I love fiction writing and poetry, but with music, I’m able to express something that can’t be distilled into writing. For me, writing music is more spiritual, intuitive, and guided by the heart. I think the music was coming for so long within me, it was less of a decision and more of a compulsion. For a while, I was strictly focused on fiction writing and working toward my master’s and playing in other people’s bands, but my heart was aching to communicate my own songs. I say this laughing, but I have been yearning to play music ever since I quit jazz band in middle school. I just had to take a few detours and explore other outlets. I remind myself that we’re all on different trajectories.

[This is a photo of Videotape, a band led by AJ Cesena. We met on Craig’s List. It was my first time singing in a band. Annie McDuffie is on my right and Phil Conklin is back there playing bass. He later moved to Nashville then moved back to Chicago and joined Fauvely.]

FTR: What can people expect from the Fauvely live show?

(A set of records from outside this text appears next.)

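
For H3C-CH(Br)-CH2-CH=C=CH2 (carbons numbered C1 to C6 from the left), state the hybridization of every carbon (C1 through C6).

C1 sp3, C2 sp3, C3 sp3, C4 sp2, C5 sp, C6 sp2

C1: 4 σ bonds; 4 regions of electron density → sp3.
C2 (4 σ bonds) has steric number 4: sp3.
C3: 4 σ bonds — 4 electron domains, sp3.
C4 has 3 σ bonds, plus one π bond: steric number 3 → sp2.
C5 carries 2 σ bonds, plus two π bonds, giving a steric number of 2, so it is sp.
C6: 3 σ bonds, plus one π bond — 3 electron domains, sp2.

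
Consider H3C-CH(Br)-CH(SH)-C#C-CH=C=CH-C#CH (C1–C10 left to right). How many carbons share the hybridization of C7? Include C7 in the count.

5

C7 is sp (two π bonds).
C1: sp3
C2: sp3
C3: sp3
C4: sp ✓
C5: sp ✓
C6: sp2
C7: sp ✓
C8: sp2
C9: sp ✓
C10: sp ✓
5 carbons are sp.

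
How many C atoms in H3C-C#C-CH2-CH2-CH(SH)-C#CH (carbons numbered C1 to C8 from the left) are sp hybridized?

4

C1: sp3
C2: sp ✓
C3: sp ✓
C4: sp3
C5: sp3
C6: sp3
C7: sp ✓
C8: sp ✓
C2, C3, C7, C8 → 4 sp carbons.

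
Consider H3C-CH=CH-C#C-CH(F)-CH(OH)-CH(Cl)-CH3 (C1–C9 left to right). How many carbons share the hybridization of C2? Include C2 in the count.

C2 is sp2 (one π bond).
C1: sp3
C2: sp2 ✓
C3: sp2 ✓
C4: sp
C5: sp
C6: sp3
C7: sp3
C8: sp3
C9: sp3
2 carbons are sp2.

2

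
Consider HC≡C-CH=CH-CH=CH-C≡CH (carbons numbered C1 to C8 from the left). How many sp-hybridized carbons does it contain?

C1: sp ✓
C2: sp ✓
C3: sp2
C4: sp2
C5: sp2
C6: sp2
C7: sp ✓
C8: sp ✓
C1, C2, C7, C8 → 4 sp carbons.

4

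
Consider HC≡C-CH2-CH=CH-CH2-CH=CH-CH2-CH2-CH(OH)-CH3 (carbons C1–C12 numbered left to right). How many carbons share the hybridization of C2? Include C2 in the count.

C2 is sp (two π bonds).
C1: sp ✓
C2: sp ✓
C3: sp3
C4: sp2
C5: sp2
C6: sp3
C7: sp2
C8: sp2
C9: sp3
C10: sp3
C11: sp3
C12: sp3
2 carbons are sp.

2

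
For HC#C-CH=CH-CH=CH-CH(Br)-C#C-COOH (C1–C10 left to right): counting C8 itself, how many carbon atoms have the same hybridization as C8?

C8 is sp (two π bonds).
C1: sp ✓
C2: sp ✓
C3: sp2
C4: sp2
C5: sp2
C6: sp2
C7: sp3
C8: sp ✓
C9: sp ✓
C10: sp2
4 carbons are sp.

4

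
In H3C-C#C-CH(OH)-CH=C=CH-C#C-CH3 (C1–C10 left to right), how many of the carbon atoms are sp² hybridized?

C1: sp3
C2: sp
C3: sp
C4: sp3
C5: sp2 ✓
C6: sp
C7: sp2 ✓
C8: sp
C9: sp
C10: sp3
C5, C7 → 2 sp2 carbons.

2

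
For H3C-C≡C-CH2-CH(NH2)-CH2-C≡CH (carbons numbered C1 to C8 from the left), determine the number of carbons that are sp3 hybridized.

C1: sp3 ✓
C2: sp
C3: sp
C4: sp3 ✓
C5: sp3 ✓
C6: sp3 ✓
C7: sp
C8: sp
C1, C4, C5, C6 → 4 sp3 carbons.

4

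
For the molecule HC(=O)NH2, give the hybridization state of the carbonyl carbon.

sp²

The carbonyl carbon has 3 σ bonds, plus one π bond: steric number 3 → sp2.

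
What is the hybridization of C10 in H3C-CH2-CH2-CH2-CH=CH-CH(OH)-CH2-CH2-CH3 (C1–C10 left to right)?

C10 is sp3: 4 σ bonds, 4 electron-density regions.

sp^3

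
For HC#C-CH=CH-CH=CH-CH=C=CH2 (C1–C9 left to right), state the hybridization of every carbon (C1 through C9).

C1 sp, C2 sp, C3 sp2, C4 sp2, C5 sp2, C6 sp2, C7 sp2, C8 sp, C9 sp2

C1: 2 σ bonds, plus two π bonds — 2 electron domains, sp.
C2 is sp: 2 σ bonds, plus two π bonds, 2 electron-density regions.
C3 carries 3 σ bonds, plus one π bond, giving a steric number of 3, so it is sp2.
C4 has 3 σ bonds, plus one π bond: steric number 3 → sp2.
C5 has 3 σ bonds, plus one π bond: steric number 3 → sp2.
C6 is sp2: 3 σ bonds, plus one π bond, 3 electron-density regions.
C7 is sp2: 3 σ bonds, plus one π bond, 3 electron-density regions.
C8 carries 2 σ bonds, plus two π bonds, giving a steric number of 2, so it is sp.
C9 — 3 σ bonds, plus one π bond. Steric number 3, so sp2.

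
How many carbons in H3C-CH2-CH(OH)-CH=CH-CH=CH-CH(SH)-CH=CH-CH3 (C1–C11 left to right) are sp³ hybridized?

C1: sp3 ✓
C2: sp3 ✓
C3: sp3 ✓
C4: sp2
C5: sp2
C6: sp2
C7: sp2
C8: sp3 ✓
C9: sp2
C10: sp2
C11: sp3 ✓
C1, C2, C3, C8, C11 → 5 sp3 carbons.

5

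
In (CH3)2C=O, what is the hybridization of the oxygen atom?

One σ bond + two lone pairs = steric number 3 → sp2.

sp2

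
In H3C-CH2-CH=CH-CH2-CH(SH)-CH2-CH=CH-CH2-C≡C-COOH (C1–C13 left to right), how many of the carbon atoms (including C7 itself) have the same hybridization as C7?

C7 is sp3 (only σ bonds).
C1: sp3 ✓
C2: sp3 ✓
C3: sp2
C4: sp2
C5: sp3 ✓
C6: sp3 ✓
C7: sp3 ✓
C8: sp2
C9: sp2
C10: sp3 ✓
C11: sp
C12: sp
C13: sp2
6 carbons are sp3.

6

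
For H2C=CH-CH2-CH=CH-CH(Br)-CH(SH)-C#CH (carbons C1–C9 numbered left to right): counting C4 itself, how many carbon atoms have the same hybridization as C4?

4

C4 is sp2 (one π bond).
C1: sp2 ✓
C2: sp2 ✓
C3: sp3
C4: sp2 ✓
C5: sp2 ✓
C6: sp3
C7: sp3
C8: sp
C9: sp
4 carbons are sp2.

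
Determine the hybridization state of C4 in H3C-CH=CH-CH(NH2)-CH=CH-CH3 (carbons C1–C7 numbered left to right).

sp³

C4 is sp3: 4 σ bonds, 4 electron-density regions.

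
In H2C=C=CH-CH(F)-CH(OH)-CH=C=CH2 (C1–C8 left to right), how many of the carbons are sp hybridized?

2

C1: sp2
C2: sp ✓
C3: sp2
C4: sp3
C5: sp3
C6: sp2
C7: sp ✓
C8: sp2
C2, C7 → 2 sp carbons.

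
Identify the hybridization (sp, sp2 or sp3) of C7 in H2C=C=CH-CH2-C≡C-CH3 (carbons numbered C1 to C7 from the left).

sp3

C7 — 4 σ bonds. Steric number 4, so sp3.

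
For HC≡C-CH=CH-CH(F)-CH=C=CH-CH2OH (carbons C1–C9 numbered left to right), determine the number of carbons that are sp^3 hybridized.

C1: sp
C2: sp
C3: sp2
C4: sp2
C5: sp3 ✓
C6: sp2
C7: sp
C8: sp2
C9: sp3 ✓
C5, C9 → 2 sp3 carbons.

2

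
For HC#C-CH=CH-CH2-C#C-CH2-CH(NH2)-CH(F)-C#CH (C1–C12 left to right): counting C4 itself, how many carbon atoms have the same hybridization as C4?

2

C4 is sp2 (one π bond).
C1: sp
C2: sp
C3: sp2 ✓
C4: sp2 ✓
C5: sp3
C6: sp
C7: sp
C8: sp3
C9: sp3
C10: sp3
C11: sp
C12: sp
2 carbons are sp2.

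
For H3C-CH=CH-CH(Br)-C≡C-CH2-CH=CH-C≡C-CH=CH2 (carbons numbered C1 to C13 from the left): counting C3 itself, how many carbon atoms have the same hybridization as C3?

C3 is sp2 (one π bond).
C1: sp3
C2: sp2 ✓
C3: sp2 ✓
C4: sp3
C5: sp
C6: sp
C7: sp3
C8: sp2 ✓
C9: sp2 ✓
C10: sp
C11: sp
C12: sp2 ✓
C13: sp2 ✓
6 carbons are sp2.

6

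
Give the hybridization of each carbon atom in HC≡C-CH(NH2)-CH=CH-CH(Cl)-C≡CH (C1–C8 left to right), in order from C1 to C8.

C1 sp, C2 sp, C3 sp3, C4 sp2, C5 sp2, C6 sp3, C7 sp, C8 sp

C1 is sp: 2 σ bonds, plus two π bonds, 2 electron-density regions.
C2 — 2 σ bonds, plus two π bonds. Steric number 2, so sp.
C3 (4 σ bonds) has steric number 4: sp3.
C4: 3 σ bonds, plus one π bond; 3 regions of electron density → sp2.
C5 is sp2: 3 σ bonds, plus one π bond, 3 electron-density regions.
C6: 4 σ bonds; 4 regions of electron density → sp3.
C7: 2 σ bonds, plus two π bonds — 2 electron domains, sp.
C8 — 2 σ bonds, plus two π bonds. Steric number 2, so sp.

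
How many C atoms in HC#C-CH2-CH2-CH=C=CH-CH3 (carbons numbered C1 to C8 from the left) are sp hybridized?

3

C1: sp ✓
C2: sp ✓
C3: sp3
C4: sp3
C5: sp2
C6: sp ✓
C7: sp2
C8: sp3
C1, C2, C6 → 3 sp carbons.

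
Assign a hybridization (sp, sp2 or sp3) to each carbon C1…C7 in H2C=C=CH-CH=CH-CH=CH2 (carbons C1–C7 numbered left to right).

C1 — 3 σ bonds, plus one π bond. Steric number 3, so sp2.
C2: 2 σ bonds, plus two π bonds — 2 electron domains, sp.
C3 is sp2: 3 σ bonds, plus one π bond, 3 electron-density regions.
C4: 3 σ bonds, plus one π bond — 3 electron domains, sp2.
C5 is sp2: 3 σ bonds, plus one π bond, 3 electron-density regions.
C6: 3 σ bonds, plus one π bond; 3 regions of electron density → sp2.
C7 (3 σ bonds, plus one π bond) has steric number 3: sp2.

C1 sp2, C2 sp, C3 sp2, C4 sp2, C5 sp2, C6 sp2, C7 sp2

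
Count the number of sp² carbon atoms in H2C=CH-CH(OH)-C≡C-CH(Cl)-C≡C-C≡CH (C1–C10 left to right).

2

C1: sp2 ✓
C2: sp2 ✓
C3: sp3
C4: sp
C5: sp
C6: sp3
C7: sp
C8: sp
C9: sp
C10: sp
C1, C2 → 2 sp2 carbons.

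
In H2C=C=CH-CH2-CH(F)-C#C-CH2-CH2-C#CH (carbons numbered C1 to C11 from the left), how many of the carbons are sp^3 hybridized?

C1: sp2
C2: sp
C3: sp2
C4: sp3 ✓
C5: sp3 ✓
C6: sp
C7: sp
C8: sp3 ✓
C9: sp3 ✓
C10: sp
C11: sp
C4, C5, C8, C9 → 4 sp3 carbons.

4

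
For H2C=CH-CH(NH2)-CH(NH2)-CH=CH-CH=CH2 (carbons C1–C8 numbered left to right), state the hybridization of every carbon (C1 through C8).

C1 carries 3 σ bonds, plus one π bond, giving a steric number of 3, so it is sp2.
C2 has 3 σ bonds, plus one π bond: steric number 3 → sp2.
C3 has 4 σ bonds: steric number 4 → sp3.
C4: 4 σ bonds; 4 regions of electron density → sp3.
C5 carries 3 σ bonds, plus one π bond, giving a steric number of 3, so it is sp2.
C6 has 3 σ bonds, plus one π bond: steric number 3 → sp2.
C7 is sp2: 3 σ bonds, plus one π bond, 3 electron-density regions.
C8 is sp2: 3 σ bonds, plus one π bond, 3 electron-density regions.

C1 sp2, C2 sp2, C3 sp3, C4 sp3, C5 sp2, C6 sp2, C7 sp2, C8 sp2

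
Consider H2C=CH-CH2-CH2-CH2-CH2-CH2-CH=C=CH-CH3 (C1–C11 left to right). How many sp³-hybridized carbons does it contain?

6

C1: sp2
C2: sp2
C3: sp3 ✓
C4: sp3 ✓
C5: sp3 ✓
C6: sp3 ✓
C7: sp3 ✓
C8: sp2
C9: sp
C10: sp2
C11: sp3 ✓
C3, C4, C5, C6, C7, C11 → 6 sp3 carbons.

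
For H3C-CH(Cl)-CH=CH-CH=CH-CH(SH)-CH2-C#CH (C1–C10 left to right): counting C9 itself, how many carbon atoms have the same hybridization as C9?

C9 is sp (two π bonds).
C1: sp3
C2: sp3
C3: sp2
C4: sp2
C5: sp2
C6: sp2
C7: sp3
C8: sp3
C9: sp ✓
C10: sp ✓
2 carbons are sp.

2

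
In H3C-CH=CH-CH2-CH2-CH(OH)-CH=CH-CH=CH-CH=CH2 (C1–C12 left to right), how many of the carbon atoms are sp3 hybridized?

C1: sp3 ✓
C2: sp2
C3: sp2
C4: sp3 ✓
C5: sp3 ✓
C6: sp3 ✓
C7: sp2
C8: sp2
C9: sp2
C10: sp2
C11: sp2
C12: sp2
C1, C4, C5, C6 → 4 sp3 carbons.

4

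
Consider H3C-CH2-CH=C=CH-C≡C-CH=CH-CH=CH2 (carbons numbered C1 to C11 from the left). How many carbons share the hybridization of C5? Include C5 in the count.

C5 is sp2 (one π bond).
C1: sp3
C2: sp3
C3: sp2 ✓
C4: sp
C5: sp2 ✓
C6: sp
C7: sp
C8: sp2 ✓
C9: sp2 ✓
C10: sp2 ✓
C11: sp2 ✓
6 carbons are sp2.

6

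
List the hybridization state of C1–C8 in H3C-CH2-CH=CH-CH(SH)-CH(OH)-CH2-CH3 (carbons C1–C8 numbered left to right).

C1: 4 σ bonds; 4 regions of electron density → sp3.
C2 (4 σ bonds) has steric number 4: sp3.
C3 — 3 σ bonds, plus one π bond. Steric number 3, so sp2.
C4 carries 3 σ bonds, plus one π bond, giving a steric number of 3, so it is sp2.
C5: 4 σ bonds; 4 regions of electron density → sp3.
C6 (4 σ bonds) has steric number 4: sp3.
C7 — 4 σ bonds. Steric number 4, so sp3.
C8 (4 σ bonds) has steric number 4: sp3.

C1 sp3, C2 sp3, C3 sp2, C4 sp2, C5 sp3, C6 sp3, C7 sp3, C8 sp3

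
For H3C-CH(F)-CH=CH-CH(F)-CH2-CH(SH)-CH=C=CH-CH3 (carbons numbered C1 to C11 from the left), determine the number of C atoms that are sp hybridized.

C1: sp3
C2: sp3
C3: sp2
C4: sp2
C5: sp3
C6: sp3
C7: sp3
C8: sp2
C9: sp ✓
C10: sp2
C11: sp3
C9 → 1 sp carbon.

1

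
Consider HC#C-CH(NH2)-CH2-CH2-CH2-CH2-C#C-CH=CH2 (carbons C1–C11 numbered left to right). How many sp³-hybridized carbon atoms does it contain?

C1: sp
C2: sp
C3: sp3 ✓
C4: sp3 ✓
C5: sp3 ✓
C6: sp3 ✓
C7: sp3 ✓
C8: sp
C9: sp
C10: sp2
C11: sp2
C3, C4, C5, C6, C7 → 5 sp3 carbons.

5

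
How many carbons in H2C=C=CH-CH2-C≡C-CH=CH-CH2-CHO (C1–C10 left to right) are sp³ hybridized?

C1: sp2
C2: sp
C3: sp2
C4: sp3 ✓
C5: sp
C6: sp
C7: sp2
C8: sp2
C9: sp3 ✓
C10: sp2
C4, C9 → 2 sp3 carbons.

2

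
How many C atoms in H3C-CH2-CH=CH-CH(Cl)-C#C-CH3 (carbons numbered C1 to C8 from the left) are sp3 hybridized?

C1: sp3 ✓
C2: sp3 ✓
C3: sp2
C4: sp2
C5: sp3 ✓
C6: sp
C7: sp
C8: sp3 ✓
C1, C2, C5, C8 → 4 sp3 carbons.

4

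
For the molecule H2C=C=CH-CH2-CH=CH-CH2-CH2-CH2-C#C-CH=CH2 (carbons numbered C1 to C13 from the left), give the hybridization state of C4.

C4 has 4 σ bonds: steric number 4 → sp3.

sp³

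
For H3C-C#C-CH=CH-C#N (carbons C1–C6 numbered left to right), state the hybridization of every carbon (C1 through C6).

C1: 4 σ bonds; 4 regions of electron density → sp3.
C2 — 2 σ bonds, plus two π bonds. Steric number 2, so sp.
C3: 2 σ bonds, plus two π bonds; 2 regions of electron density → sp.
C4: 3 σ bonds, plus one π bond; 3 regions of electron density → sp2.
C5 is sp2: 3 σ bonds, plus one π bond, 3 electron-density regions.
C6 — 2 σ bonds, plus two π bonds. Steric number 2, so sp.

C1 sp3, C2 sp, C3 sp, C4 sp2, C5 sp2, C6 sp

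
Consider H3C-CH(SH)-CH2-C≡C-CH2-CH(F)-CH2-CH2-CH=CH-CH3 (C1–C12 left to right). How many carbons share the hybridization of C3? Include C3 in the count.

8

C3 is sp3 (only σ bonds).
C1: sp3 ✓
C2: sp3 ✓
C3: sp3 ✓
C4: sp
C5: sp
C6: sp3 ✓
C7: sp3 ✓
C8: sp3 ✓
C9: sp3 ✓
C10: sp2
C11: sp2
C12: sp3 ✓
8 carbons are sp3.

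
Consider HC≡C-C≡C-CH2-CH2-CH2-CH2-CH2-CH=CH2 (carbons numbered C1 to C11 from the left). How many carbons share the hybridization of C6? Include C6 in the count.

C6 is sp3 (only σ bonds).
C1: sp
C2: sp
C3: sp
C4: sp
C5: sp3 ✓
C6: sp3 ✓
C7: sp3 ✓
C8: sp3 ✓
C9: sp3 ✓
C10: sp2
C11: sp2
5 carbons are sp3.

5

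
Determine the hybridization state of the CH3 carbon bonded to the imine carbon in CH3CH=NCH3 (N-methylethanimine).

sp3

The CH3 carbon bonded to the imine carbon (4 σ bonds) has steric number 4: sp3.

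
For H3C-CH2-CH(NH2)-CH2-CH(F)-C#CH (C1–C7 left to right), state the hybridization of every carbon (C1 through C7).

C1 sp3, C2 sp3, C3 sp3, C4 sp3, C5 sp3, C6 sp, C7 sp

C1 has 4 σ bonds: steric number 4 → sp3.
C2 has 4 σ bonds: steric number 4 → sp3.
C3 — 4 σ bonds. Steric number 4, so sp3.
C4 carries 4 σ bonds, giving a steric number of 4, so it is sp3.
C5 — 4 σ bonds. Steric number 4, so sp3.
C6: 2 σ bonds, plus two π bonds — 2 electron domains, sp.
C7 is sp: 2 σ bonds, plus two π bonds, 2 electron-density regions.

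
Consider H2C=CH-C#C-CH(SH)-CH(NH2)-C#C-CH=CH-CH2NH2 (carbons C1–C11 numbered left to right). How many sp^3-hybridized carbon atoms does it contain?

3

C1: sp2
C2: sp2
C3: sp
C4: sp
C5: sp3 ✓
C6: sp3 ✓
C7: sp
C8: sp
C9: sp2
C10: sp2
C11: sp3 ✓
C5, C6, C11 → 3 sp3 carbons.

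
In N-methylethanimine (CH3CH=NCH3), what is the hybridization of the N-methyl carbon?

sp³

The N-methyl carbon: 4 σ bonds; 4 regions of electron density → sp3.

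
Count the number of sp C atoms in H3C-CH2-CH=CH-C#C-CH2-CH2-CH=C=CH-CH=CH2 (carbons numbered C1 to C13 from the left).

3

C1: sp3
C2: sp3
C3: sp2
C4: sp2
C5: sp ✓
C6: sp ✓
C7: sp3
C8: sp3
C9: sp2
C10: sp ✓
C11: sp2
C12: sp2
C13: sp2
C5, C6, C10 → 3 sp carbons.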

True emotion and compatibility. The band is made up of my best friends. There’s a lot of love and respect. The songs are deeply personal and heartfelt. Sometimes I wish I could be more of a nuanced singer, but I feel these songs in my throat. I sing about things that are difficult to talk about. Sometimes it’s rough and imperfect. You can expect a lot of vulnerability, trying new things, and continuous evolution.

[Practicing for our Audiotree session, March 2021. First time playing together in five months.]

FTR: What’s next for Fauvely?

We’re working on some music videos that I am so excited about. My friend Simon Davies of ilixr Creative is filming something for us in May. I’m also genuinely excited to work on new music. Writing is my favorite part of the process. Even though I love connecting with an audience, releasing music has quite honestly taken a toll on me. I get very anxious worrying about what others think and then obsessing with how I might have recorded things differently. I’m really looking forward to looking inward and creating with the band. I don’t know what’s next exactly, but I know what we can control: writing, practicing, demoing, and continuing to work hard on what we love. Oh, and we’re playing an outdoor, limited-capacity show in Savannah (where I’m currently living) on May 15th with Nordista Freeze and Reverend Bro Diddley and The Hips. We will all be vaccinated and we will be celebrating.